Ready or not, the Holiday Season is upon us. As for me, I am ready … for the most part. It is fairly easy for me to be ready since my family in Maine consists of my husband and my dog.
Although we may not be a typical American household and we won’t be sitting around the table with our larger, extended families who live in the Midwest, the three of us are doing good. We are healthy, well-fed, live in a warm home and have many caring and loving friends. We feel grateful, joyful and content. However, this is not always the case for everyone during the holidays.
The celebrations. The bright lights. The carols of good tidings and great joy. The ideal “Norman Rockwell” family gathering can all be overwhelming. The perfection expected of the holiday experience can come crashing down on us making the feeling of gratitude difficult to muster. In fact, some might have difficulty coughing up a sincere “thank you” no matter how hard they try.
First - for those of you who have lost someone special, I want to take a moment and recognize your grief. My wish for you is that the pain you experience will lift sooner rather than later.
For those who may be experiencing other challenging circumstances or whose families are either miles away or estranged, being grateful during a time of celebration and thanksgiving can be difficult.
I have researched some ways in which we can reach deep into our pockets and pull out a “thank you” when it is not easy to do so. Here are some ways I found that may be helpful. You or I may not be able to utter the words of gratitude but, perhaps, shift the feelings of such:
· The first suggestion I came across was, “stop focusing on the negative and stop complaining for 21 days.” According to psychologist, it takes 21 days to learn a new habit, retraining the brain and the way you approach and view things in the world. I have never tried the 21-day challenge – so I don’t know if it will work. But it wouldn’t hurt to try it if you’re up for it.
· Upon waking or just prior to going to sleep, think of just one thing you appreciate in your life. During an especially difficult time in my own life where I faced certain financial challenges, I did this. Some days, the only thank you I could muster was; “I’m grateful for this warm cup of coffee.”
It worked for me. Although the difficult circumstance remained for a year or so, my gratitude shifted my life and I felt better – even during the most difficult moments. Did life continue in a “rainbow, roses and everything is beyond perfect” manner? Of course not. Life is life. Yang begets Yin. Love begets hate. Truth begets dishonesty. And, perfection is often found in the imperfection.
· Being okay with your “non-traditional” life.
Most of us don’t live that Norman Rockwell family and existence. Whether you are a single parent, live alone or must dance to a weird family dynamic – remember that you are not alone. In fact, there are more people like you than you think.
· If you don’t have family, create a “fremily” (friends who are family). Don’t force it. Go with those who are your “kindred spirits”.
These are the people who are most like you. (Although I can’t make any promises.
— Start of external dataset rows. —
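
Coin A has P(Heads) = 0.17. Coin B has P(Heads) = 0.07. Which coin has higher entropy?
A

For binary distributions, entropy is maximized at p=0.5 and decreases as p moves toward 0 or 1.

H(A) = H(0.17) = 0.6577 bits
H(B) = H(0.07) = 0.3659 bits

Distribution A (p=0.17) is closer to uniform (p=0.5), so it has higher entropy.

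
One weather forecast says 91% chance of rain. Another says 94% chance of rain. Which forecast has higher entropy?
91% forecast

Treat each forecast as a Bernoulli distribution. Binary entropy is maximized at p=0.5 and falls off symmetrically toward 0 or 1. The 91% forecast is closer to 50%, so it is more uncertain. H(91%) ≈ 0.436 bits, H(94%) ≈ 0.327 bits.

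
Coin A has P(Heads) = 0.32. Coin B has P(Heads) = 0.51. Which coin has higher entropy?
B

For binary distributions, entropy is maximized at p=0.5 and decreases as p moves toward 0 or 1.

H(A) = H(0.32) = 0.9044 bits
H(B) = H(0.51) = 0.9997 bits

Distribution B (p=0.51) is closer to uniform (p=0.5), so it has higher entropy.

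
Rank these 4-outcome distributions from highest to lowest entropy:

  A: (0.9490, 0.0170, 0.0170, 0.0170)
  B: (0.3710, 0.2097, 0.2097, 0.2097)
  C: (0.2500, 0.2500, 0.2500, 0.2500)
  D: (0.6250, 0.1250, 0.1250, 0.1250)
C > B > D > A

Key insight: Entropy is maximized by uniform distributions and minimized by concentrated distributions.

Entropies:
  H(A) = 0.3715 bits
  H(B) = 1.9484 bits
  H(C) = 2.0000 bits
  H(D) = 1.5488 bits

Ranking: C > B > D > A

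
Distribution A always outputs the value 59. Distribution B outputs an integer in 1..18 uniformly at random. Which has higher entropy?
B

A is deterministic, so H(A) = 0. B is uniform over 18 outcomes, so H(B) = log₂(18) = 4.170 bits. Any distribution with genuine randomness has higher entropy than a deterministic one.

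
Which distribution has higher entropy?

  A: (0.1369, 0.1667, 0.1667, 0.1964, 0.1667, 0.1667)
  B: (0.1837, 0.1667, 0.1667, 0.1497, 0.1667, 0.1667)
B

Both distributions are close to uniform, making this a harder comparison.

H(A) = 2.5772 bits
H(B) = 2.5825 bits

The distribution closer to uniform has higher entropy.
Answer: B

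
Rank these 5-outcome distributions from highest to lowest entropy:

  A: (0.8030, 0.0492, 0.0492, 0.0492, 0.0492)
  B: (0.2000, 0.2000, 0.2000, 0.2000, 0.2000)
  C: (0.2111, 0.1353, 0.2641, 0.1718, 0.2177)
B > C > A

Key insight: Entropy is maximized by uniform distributions and minimized by concentrated distributions.

- Uniform distributions have maximum entropy log₂(5) = 2.3219 bits
- The more "peaked" or concentrated a distribution, the lower its entropy

Entropies:
  H(A) = 1.1099 bits
  H(B) = 2.3219 bits
  H(C) = 2.2869 bits

Ranking: B > C > A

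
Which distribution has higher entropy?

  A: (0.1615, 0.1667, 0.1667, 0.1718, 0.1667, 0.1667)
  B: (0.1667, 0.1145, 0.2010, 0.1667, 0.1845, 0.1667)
A

Both distributions are close to uniform, making this a harder comparison.

H(A) = 2.5847 bits
H(B) = 2.5656 bits

The distribution closer to uniform has higher entropy.
Answer: A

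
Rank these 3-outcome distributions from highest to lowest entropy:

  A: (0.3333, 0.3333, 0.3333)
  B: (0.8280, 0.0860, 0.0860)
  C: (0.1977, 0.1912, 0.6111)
A > C > B

Key insight: Entropy is maximized by uniform distributions and minimized by concentrated distributions.

- Uniform distributions have maximum entropy log₂(3) = 1.5850 bits
- The more "peaked" or concentrated a distribution, the lower its entropy

Entropies:
  H(A) = 1.5850 bits
  H(B) = 0.8343 bits
  H(C) = 1.3530 bits

Ranking: A > C > B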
The odds are that if you are authentic, tell the truth to yourself; you will find your “friemly-those kindred spirits who live life much like you.) I have hosted these gatherings and thoroughly enjoyed the non-traditional get-togethers.
In fact, at one fremily get-together, I invited one of my husband’s co-workers who was alone for Thanksgiving. We didn’t know each other that well but enjoyed each other’s company so much that a year later, we travelled to Italy together. Next summer in 2020 – I will be a bridesmaid in her wedding.
· My all-time favorite suggestion came from a Real Simple magazine article. It recommended, “For Pete’s sake, stay off Pinterest.”
It’s true for me. Not only for Pinterest, but Facebook and other social media connections. These sites give the impression that others live the perfect, happy life with friends and family. Most of these posts and photos do not reflect with honesty, a personal reality. Like the time I took a photo of a ‘loving and happy’ couple just moments before they had a not so little spat.
Don’t compare your life with others’ misleading life presentations. In fact, most often, if they are presenting a perfect life. They have more challenges than you. I know this because I probe too much – discovering the truth of said “Facebook postings.”
I hope this small list is helpful in some way as we dive into the holiday season. Just remember, in little over a month it will be a new year with new possibilities of change ahead. Maybe that’s something to be thankful for.